Bibir mereka bertemu lagi, ciuman itu penuh gairah dan dalam, lidah mereka saling bertautan saat mereka merapatkan diri. Tangan Arthur bergerak dengan hati-hati, jari-jarinya menyelip di bawah renda untuk membelai kulit telanjangnya, sentuhannya lembut namun penuh pertimbangan. Ia kagum akan kelembutan tubuhnya, bagaimana payudaranya memenuhi tangannya, bagaimana putingnya mengeras di bawah penjelajahannya yang hati-hati. Setiap sentuhan adalah sebuah penemuan, janji diam-diam akan pengabdian, dan erangan lembut Rose di bibirnya hanya semakin membangkitkan hasratnya untuk menyayanginya.

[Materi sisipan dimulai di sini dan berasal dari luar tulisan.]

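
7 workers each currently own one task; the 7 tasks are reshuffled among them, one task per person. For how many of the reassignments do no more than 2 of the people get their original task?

4633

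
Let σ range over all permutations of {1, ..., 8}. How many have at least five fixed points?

# with exactly i fixed is C(8,i)·!(8-i); sum over i=5..8:
  i=5: C(8,5)·!3 = 56·2 = 112
  i=6: C(8,6)·!2 = 28·1 = 28
  i=7: C(8,7)·!1 = 8·0 = 0
  i=8: C(8,8)·!0 = 1·1 = 1
Total = 141.

141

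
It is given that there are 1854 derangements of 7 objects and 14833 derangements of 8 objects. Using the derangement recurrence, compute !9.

133496

!9 = (9-1)·(!8 + !7) = 8·(14833 + 1854) = 8·16687 = 133496.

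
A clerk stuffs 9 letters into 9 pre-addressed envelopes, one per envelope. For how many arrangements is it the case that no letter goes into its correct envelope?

133496

The subfactorial !9 = [9!/e] (nearest integer).
9! = 362880, and 362880/e ≈ 133496.09, so !9 = 133496.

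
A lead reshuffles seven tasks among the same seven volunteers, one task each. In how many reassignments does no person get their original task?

1854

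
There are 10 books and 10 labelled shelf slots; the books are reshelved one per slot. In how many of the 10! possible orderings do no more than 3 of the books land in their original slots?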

Tangan Rose menjelajahi punggungnya, kuku-kukunya menyentuh kulitnya dengan lembut saat ia menariknya lebih dekat, kehangatan tubuhnya menenangkannya bahkan saat indra-indranya berputar-putar. Kontras antara kekuatannya dan kelembutannya, bagaimana tangan kasarnya kontras dengan renda yang halus, membuat setiap sentuhan terasa menggetarkan. Ia merasa disayangi, diinginkan, dan benar-benar aman dalam pelukannya, kegugupannya lenyap di bawah kehangatan kasih sayangnya.
“Arthur,” bisiknya di bibirnya, suaranya bergetar karena hasrat. “Jangan berhenti.”
“Aku tidak akan,” janjinya, suaranya serak karena hasrat saat dia menciumnya lagi, tangannya terus menjelajahi tubuhnya dengan lembut, setiap belaian menjadi bukti cinta yang telah membawa mereka ke momen ini.